Sixty-some years early, three years apart, the two had been born in Pennsylvania and, improbably, were both named “Helen”—though Charlotte later shed the name and took “Endymion” (after the Keats poem) for herself. Maybe Helen (“bright one,” “torch-bearer”) better suited her partner. Charlotte Endymion Porter: her names meant “free man,” “diver,” and “gatekeeper,” respectively. There was irony for a woman holding these identities in the late 19th and early 20th centuries, when laws were being debated and passed above her head, out of reach. But Charlotte must have known what all overlooked people know: that there are subterranean worlds—that there are ways to outlive surface dwellers.
I don’t know if they met in autumn, but I picture it that way, the frost of breath and collegial intelligence of the season cutting through summer’s haze. They met first, fittingly, in words: Helen had written an article about music in Shakespeare’s plays that Charlotte admired published in Shakespeariana, the journal she edited in the mid-1880’s. I can see her reading at her desk, pen poised above Helen’s paper. Did she recognized this stranger’s voice even as she read?
They loved the same writers—Shakespeare, Robert Browning—before they loved each other, and they loved each other, in part, because of this shared passion for art: a sign, perhaps, that it might be safe to land, that friendship was possible. And so they became friends, and within a few years formulated and founded the journal Poet Lore together as a way to share the art they admired with the wider world.
Porter and Clarke launched the magazine in January of 1889 in Philadelphia as a monthly “devoted to Shakespeare, Browning, and the Comparative Study of Literature.” The comparative aspect of this work was essential: art, to them, lived in exchanges, in the folding over and combing through by multitudes of minds: in community. The magazine quickly drew an avid readership from among the nation’s many literary clubs and societies, though it was not particularly lucrative. Porter and Clarke actually moved the operation three hundred miles northeast when, in 1891, a Boston publisher offered them free office space in exchange for advertising. They continued to edit the journal for more than 30 years after that, publishing their own critical essays and commentary alongside featured artists.
They wanted art to pierce the ordinary. They thought that if enough Americans absorbed literature into their lives and then discussed it with each other, the broader culture would evolve, and so they made Poet Lore a vehicle for introducing new, often foreign, voices to their readers. They encouraged subscribers to respond critically, both in their own private literary clubs and in written letters to the magazine. Charlotte and Helen believed it was not enough to read literature, though that was the starting point; they felt that culture would not change if people kept their thoughts to themselves. Through their journal, they succeeded in engaging literary communities across the nation.

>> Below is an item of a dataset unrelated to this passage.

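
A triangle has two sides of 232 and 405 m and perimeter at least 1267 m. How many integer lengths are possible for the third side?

Triangle inequality: 173 < x < 637. Perimeter ≥ 1267 gives x ≥ 1267 − 232 − 405 = 630.
So 630 ≤ x < 637; integers 630 through 636: 7 values.

7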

I can’t help wondering how much of Poet’ Lore’s continuing legacy—its culture of aesthetic openness, its willingness to take risks in pursuit of discovery—stems from their imperfect, entirely human, flesh-and-blood love. Having never started a magazine, or stayed with the same person for more than a few years, I can’t help romanticizing their ability to build a life and an enduring literary institution together.

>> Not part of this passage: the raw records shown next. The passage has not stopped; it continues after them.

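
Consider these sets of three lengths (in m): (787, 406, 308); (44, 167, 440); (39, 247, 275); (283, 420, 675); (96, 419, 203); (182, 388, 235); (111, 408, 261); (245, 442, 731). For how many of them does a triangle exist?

(308,406,787): 308+406 ≤ 787 → not valid
(44,167,440): 44+167 ≤ 440 → not valid
(39,247,275): 39+247 > 275 → valid
(283,420,675): 283+420 > 675 → valid
(96,203,419): 96+203 ≤ 419 → not valid
(182,235,388): 182+235 > 388 → valid
(111,261,408): 111+261 ≤ 408 → not valid
(245,442,731): 245+442 ≤ 731 → not valid
3 of the 8 triples form a triangle.

3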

Like me, most of the women I know write alone, on the couch or bed of a modest apartment. If we share our work, it is often with outer women writers—those rare friends scattered near and far—rather than with our partners whom we love with tender ambivalence, with parts of ourselves. Our lives are often fractured, not because of indifference to connection but, more likely, because of the difficulty we’ve had maintaining it. We move through the day, navigating our various duties. We speak quickly and sometimes forget what we’ve said, or typed, moments later. That is the pace at which we live now; that is the level of distraction. Was there more time to think—more time to focus—for Helen and Charlotte
When they met, they were in their twenties. Helen would live another four decades, and Charlotte six. Helen would die in Massachusetts, and so would Charlotte, years later. And many years after that, I would stumble upon their magazine, when I was close to the age at which they met. I would publish my first poem in its pages.
It occurs to me that to see myself as isolated, a lone writer working sporadically in the quiet of her home during the short stretches before and after work, would be to miss the truth that Helen Clarke and Charlotte Porter devoted themselves to making clear: that we are all part of an ongoing conversation, connected by a mutual love and admiration for art, the language that flows beneath all language. My writing—everyone’s writing for that matter—is the product of an old and ongoing interplay of minds, of voices, and the best thing we can do is to pick the conversation up when it flags. The best thing we can do is to keep it going.